If only she’d stop resisting him and allow him to help her. Was it going to be like this the whole time she was pregnant, throughout their entire marriage? If so, things weren’t going to be easy for either of them. He wasn’t used to catering to a woman’s whims, and it was more than apparent that Blythe was unaccustomed to a man taking care of her.

Neither of them spoke a word on the ride from the restaurant to Blythe’s home on the second floor of a neat, but not so modern, apartment building in southwestern Decatur. By the time Adam got out of the Lotus and made his way around to the passenger door, Blythe had already opened the door and stepped outside onto the sidewalk. She held her house key in her hand.
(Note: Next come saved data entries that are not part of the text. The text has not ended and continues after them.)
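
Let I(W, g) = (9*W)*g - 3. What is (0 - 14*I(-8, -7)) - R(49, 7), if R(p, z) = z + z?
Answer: -7028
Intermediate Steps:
I(W, g) = -3 + 9*W*g (I(W, g) = 9*W*g - 3 = -3 + 9*W*g)
R(p, z) = 2*z
(0 - 14*I(-8, -7)) - R(49, 7) = (0 - 14*(-3 + 9*(-8)*(-7))) - 2*7 = (0 - 14*(-3 + 504)) - 1*14 = (0 - 14*501) - 14 = (0 - 7014) - 14 = -7014 - 14 = -7028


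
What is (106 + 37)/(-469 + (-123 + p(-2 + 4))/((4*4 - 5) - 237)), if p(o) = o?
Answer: -32318/105873 ≈ -0.30525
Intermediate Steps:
(106 + 37)/(-469 + (-123 + p(-2 + 4))/((4*4 - 5) - 237)) = (106 + 37)/(-469 + (-123 + (-2 + 4))/((4*4 - 5) - 237)) = 143/(-469 + (-123 + 2)/((16 - 5) - 237)) = 143/(-469 - 121/(11 - 237)) = 143/(-469 - 121/(-226)) = 143/(-469 - 121*(-1/226)) = 143/(-469 + 121/226) = 143/(-105873/226) = 143*(-226/105873) = -32318/105873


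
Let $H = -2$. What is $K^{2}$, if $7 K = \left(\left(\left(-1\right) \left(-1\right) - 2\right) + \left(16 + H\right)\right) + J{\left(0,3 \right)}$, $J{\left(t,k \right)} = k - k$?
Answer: $\frac{169}{49} \approx 3.449$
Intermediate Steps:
$J{\left(t,k \right)} = 0$
$K = \frac{13}{7}$ ($K = \frac{\left(\left(\left(-1\right) \left(-1\right) - 2\right) + \left(16 - 2\right)\right) + 0}{7} = \frac{\left(\left(1 - 2\right) + 14\right) + 0}{7} = \frac{\left(-1 + 14\right) + 0}{7} = \frac{13 + 0}{7} = \frac{1}{7} \cdot 13 = \frac{13}{7} \approx 1.8571$)
$K^{2} = \left(\frac{13}{7}\right)^{2} = \frac{169}{49}$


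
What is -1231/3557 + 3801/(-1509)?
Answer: -5125912/1789171 ≈ -2.8650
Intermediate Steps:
-1231/3557 + 3801/(-1509) = -1231*1/3557 + 3801*(-1/1509) = -1231/3557 - 1267/503 = -5125912/1789171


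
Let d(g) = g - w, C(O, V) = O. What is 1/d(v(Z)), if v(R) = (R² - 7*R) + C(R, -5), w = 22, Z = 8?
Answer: -⅙ ≈ -0.16667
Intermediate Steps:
v(R) = R² - 6*R (v(R) = (R² - 7*R) + R = R² - 6*R)
d(g) = -22 + g (d(g) = g - 1*22 = g - 22 = -22 + g)
1/d(v(Z)) = 1/(-22 + 8*(-6 + 8)) = 1/(-22 + 8*2) = 1/(-22 + 16) = 1/(-6) = -⅙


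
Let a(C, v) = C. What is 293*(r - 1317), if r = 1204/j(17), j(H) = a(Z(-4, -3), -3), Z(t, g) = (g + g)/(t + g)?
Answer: 77059/3 ≈ 25686.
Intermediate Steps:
Z(t, g) = 2*g/(g + t) (Z(t, g) = (2*g)/(g + t) = 2*g/(g + t))
j(H) = 6/7 (j(H) = 2*(-3)/(-3 - 4) = 2*(-3)/(-7) = 2*(-3)*(-⅐) = 6/7)
r = 4214/3 (r = 1204/(6/7) = 1204*(7/6) = 4214/3 ≈ 1404.7)
293*(r - 1317) = 293*(4214/3 - 1317) = 293*(263/3) = 77059/3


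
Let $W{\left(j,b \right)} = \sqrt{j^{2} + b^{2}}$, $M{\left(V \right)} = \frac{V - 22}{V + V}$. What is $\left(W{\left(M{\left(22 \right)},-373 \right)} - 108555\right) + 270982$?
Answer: $162800$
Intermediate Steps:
$M{\left(V \right)} = \frac{-22 + V}{2 V}$
$W{\left(j,b \right)} = \sqrt{b^{2} + j^{2}}$
$\left(W{\left(M{\left(22 \right)},-373 \right)} - 108555\right) + 270982 = \left(\sqrt{\left(-373\right)^{2} + \left(\frac{-22 + 22}{2 \cdot 22}\right)^{2}} - 108555\right) + 270982 = \left(\sqrt{139129 + \left(\frac{1}{2} \cdot \frac{1}{22} \cdot 0\right)^{2}} - 108555\right) + 270982 = \left(\sqrt{139129 + 0^{2}} - 108555\right) + 270982 = \left(\sqrt{139129 + 0} - 108555\right) + 270982 = \left(\sqrt{139129} - 108555\right) + 270982 = \left(373 - 108555\right) + 270982 = -108182 + 270982 = 162800$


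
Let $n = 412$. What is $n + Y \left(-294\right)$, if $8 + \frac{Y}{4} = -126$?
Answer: $157996$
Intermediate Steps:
$Y = -536$ ($Y = -32 + 4 \left(-126\right) = -32 - 504 = -536$)
$n + Y \left(-294\right) = 412 - -157584 = 412 + 157584 = 157996$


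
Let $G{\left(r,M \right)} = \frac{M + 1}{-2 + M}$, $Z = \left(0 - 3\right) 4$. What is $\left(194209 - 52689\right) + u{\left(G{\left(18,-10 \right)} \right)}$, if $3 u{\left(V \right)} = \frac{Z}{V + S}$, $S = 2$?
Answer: $\frac{1556704}{11} \approx 1.4152 \cdot 10^{5}$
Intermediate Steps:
$Z = -12$ ($Z = \left(-3\right) 4 = -12$)
$G{\left(r,M \right)} = \frac{1 + M}{-2 + M}$
$u{\left(V \right)} = - \frac{4}{2 + V}$ ($u{\left(V \right)} = \frac{\frac{1}{V + 2} \left(-12\right)}{3} = \frac{\frac{1}{2 + V} \left(-12\right)}{3} = \frac{\left(-12\right) \frac{1}{2 + V}}{3} = - \frac{4}{2 + V}$)
$\left(194209 - 52689\right) + u{\left(G{\left(18,-10 \right)} \right)} = \left(194209 - 52689\right) - \frac{4}{2 + \frac{1 - 10}{-2 - 10}} = 141520 - \frac{4}{2 + \frac{1}{-12} \left(-9\right)} = 141520 - \frac{4}{2 - - \frac{3}{4}} = 141520 - \frac{4}{2 + \frac{3}{4}} = 141520 - \frac{4}{\frac{11}{4}} = 141520 - \frac{16}{11} = \frac{1556704}{11}$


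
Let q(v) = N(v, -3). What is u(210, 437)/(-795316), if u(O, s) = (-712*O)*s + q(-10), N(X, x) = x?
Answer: 65340243/795316 ≈ 82.156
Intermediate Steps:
q(v) = -3
u(O, s) = -3 - 712*O*s (u(O, s) = (-712*O)*s - 3 = -712*O*s - 3 = -3 - 712*O*s)
u(210, 437)/(-795316) = (-3 - 712*210*437)/(-795316) = (-3 - 65340240)*(-1/795316) = -65340243*(-1/795316) = 65340243/795316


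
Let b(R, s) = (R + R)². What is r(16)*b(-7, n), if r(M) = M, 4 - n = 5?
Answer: 3136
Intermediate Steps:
n = -1 (n = 4 - 1*5 = 4 - 5 = -1)
b(R, s) = 4*R² (b(R, s) = (2*R)² = 4*R²)
r(16)*b(-7, n) = 16*(4*(-7)²) = 16*(4*49) = 16*196 = 3136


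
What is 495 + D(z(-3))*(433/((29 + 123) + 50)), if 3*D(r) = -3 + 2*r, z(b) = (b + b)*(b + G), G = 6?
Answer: 94361/202 ≈ 467.13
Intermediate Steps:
z(b) = 2*b*(6 + b) (z(b) = (b + b)*(b + 6) = (2*b)*(6 + b) = 2*b*(6 + b))
D(r) = -1 + 2*r/3 (D(r) = (-3 + 2*r)/3 = -1 + 2*r/3)
495 + D(z(-3))*(433/((29 + 123) + 50)) = 495 + (-1 + 2*(2*(-3)*(6 - 3))/3)*(433/((29 + 123) + 50)) = 495 + (-1 + 2*(2*(-3)*3)/3)*(433/(152 + 50)) = 495 + (-1 + (2/3)*(-18))*(433/202) = 495 + (-1 - 12)*(433*(1/202)) = 495 - 13*433/202 = 495 - 5629/202 = 94361/202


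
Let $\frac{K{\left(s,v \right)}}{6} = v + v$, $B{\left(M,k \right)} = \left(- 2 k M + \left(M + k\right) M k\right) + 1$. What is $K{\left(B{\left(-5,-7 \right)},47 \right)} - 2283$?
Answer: $-1719$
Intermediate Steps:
$B{\left(M,k \right)} = 1 - 2 M k + M k \left(M + k\right)$ ($B{\left(M,k \right)} = \left(- 2 M k + M \left(M + k\right) k\right) + 1 = \left(- 2 M k + M k \left(M + k\right)\right) + 1 = 1 - 2 M k + M k \left(M + k\right)$)
$K{\left(s,v \right)} = 12 v$ ($K{\left(s,v \right)} = 6 \left(v + v\right) = 6 \cdot 2 v = 12 v$)
$K{\left(B{\left(-5,-7 \right)},47 \right)} - 2283 = 12 \cdot 47 - 2283 = 564 - 2283 = -1719$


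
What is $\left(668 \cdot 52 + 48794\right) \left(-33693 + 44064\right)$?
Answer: $866289630$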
Oh, yeah, he’d forgotten. She didn’t want him opening doors for her, or ordering for her in the restaurant, or doing anything that hinted of old-fashioned good manners.

Blythe gasped suddenly. The night sky swam around and around her. Groaning, she clutched the car door. “Not again.”

She hated for Adam to see her like this. Sick and weak. He’d think she was just another helpless female. And that was the last thing Blythe Elliott would ever allow herself to become. Helpless. Her mother had been totally helpless. A weak female who wouldn’t fight back when her big, macho husband ordered her around, ridiculed her and turned her into a virtual slave. Blythe couldn’t remember her mother ever standing up to her husband. What she did remember, all too well, were the nights she had lain awake for hours listening to her mother’s pitiful sobs. She had sworn to herself that no man would ever control her life.